Reading Lately

I stopped keeping track of the books I have read; instead I have been indulging in the art of words. I just nestle into stunning lines, like:

"The Nakano Thrift Shop" by Hiromi Kawakami:

"Masayo took the banana in her own hand and peeled the rest of it. Her gesture was polite but — just like Mr. Nakano — she had a messy way of peeling the banana."

"Mr. Nakano seemed to me like the kind of person who said wild and random things, but when I saw what a surprisingly brisk business the shop seemed to be doing, I wondered if maybe it was because he simply inhabited this very recklessness."

"Whenever this customer dealt with Mr. Nakano or me, his taciturn and fastidious mien never even cracked."

"The Year of Magical Thinking" by Joan Didion:

"I began. I cleared a shelf on which John had stacked sweatshirts, T-shirts, the clothes he wore when we walked in Central Park in the early morning. We walked every morning. We did not always walk together because we liked different routes but we would keep the other's route in mind and intersect before we left the park. The clothes on this shelf were as familiar to me as my own. I closed my mind to this."

"I did not yet have the concentration to work but I could straighten my house, I could get on top of things, I could deal with my unopened mail.

That I was only now beginning the process of mourning did not occur to me.

Until now I had been able only to grieve, not mourn. Grief was passive. Grief happened. Mourning, the act of dealing with grief, required attention."

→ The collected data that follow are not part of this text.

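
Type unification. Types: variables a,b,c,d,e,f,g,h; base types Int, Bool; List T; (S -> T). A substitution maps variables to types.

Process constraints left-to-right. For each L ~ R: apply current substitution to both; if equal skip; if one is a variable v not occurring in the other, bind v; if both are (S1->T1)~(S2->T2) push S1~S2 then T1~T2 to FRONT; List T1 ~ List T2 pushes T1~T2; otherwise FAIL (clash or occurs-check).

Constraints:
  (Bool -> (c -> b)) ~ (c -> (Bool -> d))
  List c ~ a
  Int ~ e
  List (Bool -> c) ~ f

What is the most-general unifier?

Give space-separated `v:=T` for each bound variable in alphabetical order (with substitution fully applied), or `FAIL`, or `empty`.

step 1: unify (Bool -> (c -> b)) ~ (c -> (Bool -> d))  [subst: {-} | 3 pending]
  -> decompose arrow: push Bool~c, (c -> b)~(Bool -> d)
step 2: unify Bool ~ c  [subst: {-} | 4 pending]
  bind c := Bool
step 3: unify (Bool -> b) ~ (Bool -> d)  [subst: {c:=Bool} | 3 pending]
  -> decompose arrow: push Bool~Bool, b~d
step 4: unify Bool ~ Bool  [subst: {c:=Bool} | 4 pending]
  -> identical, skip
step 5: unify b ~ d  [subst: {c:=Bool} | 3 pending]
  bind b := d
step 6: unify List Bool ~ a  [subst: {c:=Bool, b:=d} | 2 pending]
  bind a := List Bool
step 7: unify Int ~ e  [subst: {c:=Bool, b:=d, a:=List Bool} | 1 pending]
  bind e := Int
step 8: unify List (Bool -> Bool) ~ f  [subst: {c:=Bool, b:=d, a:=List Bool, e:=Int} | 0 pending]
  bind f := List (Bool -> Bool)

Answer: a:=List Bool b:=d c:=Bool e:=Int f:=List (Bool -> Bool)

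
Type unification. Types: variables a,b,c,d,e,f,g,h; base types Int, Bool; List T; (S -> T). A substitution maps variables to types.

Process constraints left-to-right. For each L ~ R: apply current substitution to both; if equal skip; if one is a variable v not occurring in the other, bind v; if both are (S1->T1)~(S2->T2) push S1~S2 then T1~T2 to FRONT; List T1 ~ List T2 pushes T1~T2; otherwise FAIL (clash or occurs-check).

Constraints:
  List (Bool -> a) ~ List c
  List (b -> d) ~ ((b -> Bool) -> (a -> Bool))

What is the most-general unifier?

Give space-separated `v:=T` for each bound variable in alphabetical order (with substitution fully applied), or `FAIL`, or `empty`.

Answer: FAIL

Derivation:
step 1: unify List (Bool -> a) ~ List c  [subst: {-} | 1 pending]
  -> decompose List: push (Bool -> a)~c
step 2: unify (Bool -> a) ~ c  [subst: {-} | 1 pending]
  bind c := (Bool -> a)
step 3: unify List (b -> d) ~ ((b -> Bool) -> (a -> Bool))  [subst: {c:=(Bool -> a)} | 0 pending]
  clash: List (b -> d) vs ((b -> Bool) -> (a -> Bool))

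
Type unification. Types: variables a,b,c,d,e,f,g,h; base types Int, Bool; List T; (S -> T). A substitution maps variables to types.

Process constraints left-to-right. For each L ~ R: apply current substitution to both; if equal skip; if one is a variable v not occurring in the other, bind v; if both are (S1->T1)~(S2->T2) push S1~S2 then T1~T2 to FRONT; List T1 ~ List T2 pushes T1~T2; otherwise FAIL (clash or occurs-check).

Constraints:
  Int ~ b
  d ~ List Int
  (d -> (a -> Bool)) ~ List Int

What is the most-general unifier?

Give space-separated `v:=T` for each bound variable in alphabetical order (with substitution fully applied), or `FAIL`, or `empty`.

step 1: unify Int ~ b  [subst: {-} | 2 pending]
  bind b := Int
step 2: unify d ~ List Int  [subst: {b:=Int} | 1 pending]
  bind d := List Int
step 3: unify (List Int -> (a -> Bool)) ~ List Int  [subst: {b:=Int, d:=List Int} | 0 pending]
  clash: (List Int -> (a -> Bool)) vs List Int

Answer: FAIL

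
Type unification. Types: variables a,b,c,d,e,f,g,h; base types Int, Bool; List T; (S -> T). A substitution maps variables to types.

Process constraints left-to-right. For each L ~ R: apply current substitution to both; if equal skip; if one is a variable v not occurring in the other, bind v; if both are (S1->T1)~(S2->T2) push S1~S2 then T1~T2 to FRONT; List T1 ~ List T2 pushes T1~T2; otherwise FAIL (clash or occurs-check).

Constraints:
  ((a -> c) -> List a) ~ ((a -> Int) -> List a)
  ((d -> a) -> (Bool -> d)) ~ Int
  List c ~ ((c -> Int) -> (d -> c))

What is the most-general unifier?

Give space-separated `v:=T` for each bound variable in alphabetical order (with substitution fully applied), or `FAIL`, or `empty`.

step 1: unify ((a -> c) -> List a) ~ ((a -> Int) -> List a)  [subst: {-} | 2 pending]
  -> decompose arrow: push (a -> c)~(a -> Int), List a~List a
step 2: unify (a -> c) ~ (a -> Int)  [subst: {-} | 3 pending]
  -> decompose arrow: push a~a, c~Int
step 3: unify a ~ a  [subst: {-} | 4 pending]
  -> identical, skip
step 4: unify c ~ Int  [subst: {-} | 3 pending]
  bind c := Int
step 5: unify List a ~ List a  [subst: {c:=Int} | 2 pending]
  -> identical, skip
step 6: unify ((d -> a) -> (Bool -> d)) ~ Int  [subst: {c:=Int} | 1 pending]
  clash: ((d -> a) -> (Bool -> d)) vs Int

Answer: FAIL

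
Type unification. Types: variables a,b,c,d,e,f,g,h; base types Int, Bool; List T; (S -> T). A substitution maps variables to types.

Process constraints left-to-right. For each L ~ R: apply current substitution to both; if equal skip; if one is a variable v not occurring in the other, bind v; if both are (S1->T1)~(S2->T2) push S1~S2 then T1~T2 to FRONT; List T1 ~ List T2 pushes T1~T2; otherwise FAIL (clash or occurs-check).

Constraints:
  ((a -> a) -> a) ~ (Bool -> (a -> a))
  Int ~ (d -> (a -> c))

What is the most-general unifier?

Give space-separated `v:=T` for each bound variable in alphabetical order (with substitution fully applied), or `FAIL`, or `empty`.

step 1: unify ((a -> a) -> a) ~ (Bool -> (a -> a))  [subst: {-} | 1 pending]
  -> decompose arrow: push (a -> a)~Bool, a~(a -> a)
step 2: unify (a -> a) ~ Bool  [subst: {-} | 2 pending]
  clash: (a -> a) vs Bool

Answer: FAIL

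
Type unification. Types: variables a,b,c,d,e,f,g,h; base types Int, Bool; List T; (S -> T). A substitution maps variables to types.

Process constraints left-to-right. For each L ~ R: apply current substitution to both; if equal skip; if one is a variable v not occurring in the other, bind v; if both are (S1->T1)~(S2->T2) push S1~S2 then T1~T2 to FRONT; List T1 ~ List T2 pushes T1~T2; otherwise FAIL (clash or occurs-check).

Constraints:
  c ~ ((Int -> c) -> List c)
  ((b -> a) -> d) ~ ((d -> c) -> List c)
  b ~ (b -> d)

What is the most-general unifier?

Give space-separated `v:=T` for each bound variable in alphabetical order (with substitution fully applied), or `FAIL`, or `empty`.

Answer: FAIL

Derivation:
step 1: unify c ~ ((Int -> c) -> List c)  [subst: {-} | 2 pending]
  occurs-check fail: c in ((Int -> c) -> List c)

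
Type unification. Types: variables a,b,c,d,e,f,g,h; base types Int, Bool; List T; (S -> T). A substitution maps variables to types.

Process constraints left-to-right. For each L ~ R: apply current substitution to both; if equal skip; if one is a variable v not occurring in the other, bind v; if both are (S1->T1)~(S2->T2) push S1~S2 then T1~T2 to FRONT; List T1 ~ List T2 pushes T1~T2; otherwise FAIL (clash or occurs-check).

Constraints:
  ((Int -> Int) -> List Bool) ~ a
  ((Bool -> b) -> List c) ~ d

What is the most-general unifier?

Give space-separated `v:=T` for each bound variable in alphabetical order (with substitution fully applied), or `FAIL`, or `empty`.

step 1: unify ((Int -> Int) -> List Bool) ~ a  [subst: {-} | 1 pending]
  bind a := ((Int -> Int) -> List Bool)
step 2: unify ((Bool -> b) -> List c) ~ d  [subst: {a:=((Int -> Int) -> List Bool)} | 0 pending]
  bind d := ((Bool -> b) -> List c)

Answer: a:=((Int -> Int) -> List Bool) d:=((Bool -> b) -> List c)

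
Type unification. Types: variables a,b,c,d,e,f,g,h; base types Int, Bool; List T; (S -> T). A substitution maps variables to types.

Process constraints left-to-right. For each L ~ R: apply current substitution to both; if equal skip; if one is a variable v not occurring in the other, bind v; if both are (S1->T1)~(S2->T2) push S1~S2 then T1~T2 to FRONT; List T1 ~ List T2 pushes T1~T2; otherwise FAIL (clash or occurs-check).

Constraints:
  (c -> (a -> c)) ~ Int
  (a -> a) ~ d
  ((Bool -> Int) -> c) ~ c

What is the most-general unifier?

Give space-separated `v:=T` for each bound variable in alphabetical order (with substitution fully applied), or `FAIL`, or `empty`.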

"On takeoff he held my hand until the plane began leveling.

He always did."

"I remember trying to calm myself by seeing it as a Hitchcock movie, every shot planned to terrify but ultimately artifice, a game."

"all about love: new visions" by bell hooks:

"Cynicism is the great mask of the disappointed and betrayed heart."

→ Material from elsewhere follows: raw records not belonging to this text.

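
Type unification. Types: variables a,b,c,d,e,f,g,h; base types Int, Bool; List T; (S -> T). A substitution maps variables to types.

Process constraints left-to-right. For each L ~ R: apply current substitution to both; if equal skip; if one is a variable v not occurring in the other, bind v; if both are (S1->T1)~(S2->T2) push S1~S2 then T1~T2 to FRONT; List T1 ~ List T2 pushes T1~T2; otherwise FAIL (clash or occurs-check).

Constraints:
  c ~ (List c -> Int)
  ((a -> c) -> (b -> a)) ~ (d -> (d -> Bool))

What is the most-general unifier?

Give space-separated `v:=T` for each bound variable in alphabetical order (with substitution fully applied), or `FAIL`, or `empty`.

step 1: unify c ~ (List c -> Int)  [subst: {-} | 1 pending]
  occurs-check fail: c in (List c -> Int)

Answer: FAIL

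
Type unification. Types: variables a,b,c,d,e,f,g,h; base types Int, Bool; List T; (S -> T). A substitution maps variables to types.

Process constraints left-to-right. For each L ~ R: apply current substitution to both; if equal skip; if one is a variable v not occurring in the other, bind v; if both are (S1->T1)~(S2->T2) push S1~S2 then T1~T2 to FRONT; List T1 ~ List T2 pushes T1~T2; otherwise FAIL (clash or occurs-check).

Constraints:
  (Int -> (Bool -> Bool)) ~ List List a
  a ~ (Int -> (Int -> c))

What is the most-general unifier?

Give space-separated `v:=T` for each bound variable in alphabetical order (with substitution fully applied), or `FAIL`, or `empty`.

step 1: unify (Int -> (Bool -> Bool)) ~ List List a  [subst: {-} | 1 pending]
  clash: (Int -> (Bool -> Bool)) vs List List a

Answer: FAIL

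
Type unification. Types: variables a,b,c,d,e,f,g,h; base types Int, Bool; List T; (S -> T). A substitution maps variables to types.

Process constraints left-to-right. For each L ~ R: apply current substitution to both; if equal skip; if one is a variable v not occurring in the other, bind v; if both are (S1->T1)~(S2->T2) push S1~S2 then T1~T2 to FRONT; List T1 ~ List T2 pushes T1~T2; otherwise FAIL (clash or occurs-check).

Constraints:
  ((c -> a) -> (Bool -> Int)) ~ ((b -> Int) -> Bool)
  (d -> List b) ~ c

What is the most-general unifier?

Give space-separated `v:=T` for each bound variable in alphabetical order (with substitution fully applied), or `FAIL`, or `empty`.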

"Affection is only one ingredient of love. To truly love we must learn to mix various ingredients — care, affection, recognition, respect, commitment, and trust, as well as honest and open communication."

Moved by characters knowing characters; people being known, not overlooked. I wonder how much more we would appreciate someone if we knew how much they knew us. In writing we get to see the inside thoughts and feelings of a character, sometimes unhindered. We see what they notice, how connections reveal themselves. With Didion, I loved how she seamlessly went into tangents, connects them — and shows us the vortex, tells us to see it, and then we realize we were going along with her into the vortex the whole time. Movement with words, like a conductor moving the intangible. 

Reading how characters know other characters gives me hope that it is possible to have those connections. That it's possible for genuine knowing and understanding in relationships. It feels safe when you are known. You don't have to overexplain, justify, or maintain your being. It's not about a person knowing your next move, it's when they hear the unspoken, they see what's behind the spectacle. 

"Very strange indeed — everyone in this shop, Masayo shrugged her shoulders. Takeo let out a whoop of laughter. I joined in, at the same time, but only laughed a little. I thought to myself, it's been a really long time since I've seen Takeo laugh so unguardedly."

Currently I am trudging my way through The Hobbit, still (hehe). I am also reading Green Frog by Gina Chung. I still think about Sea Change often and Chung's characters in Green Frog often linger in my head as well. Her writing has such an affect on me.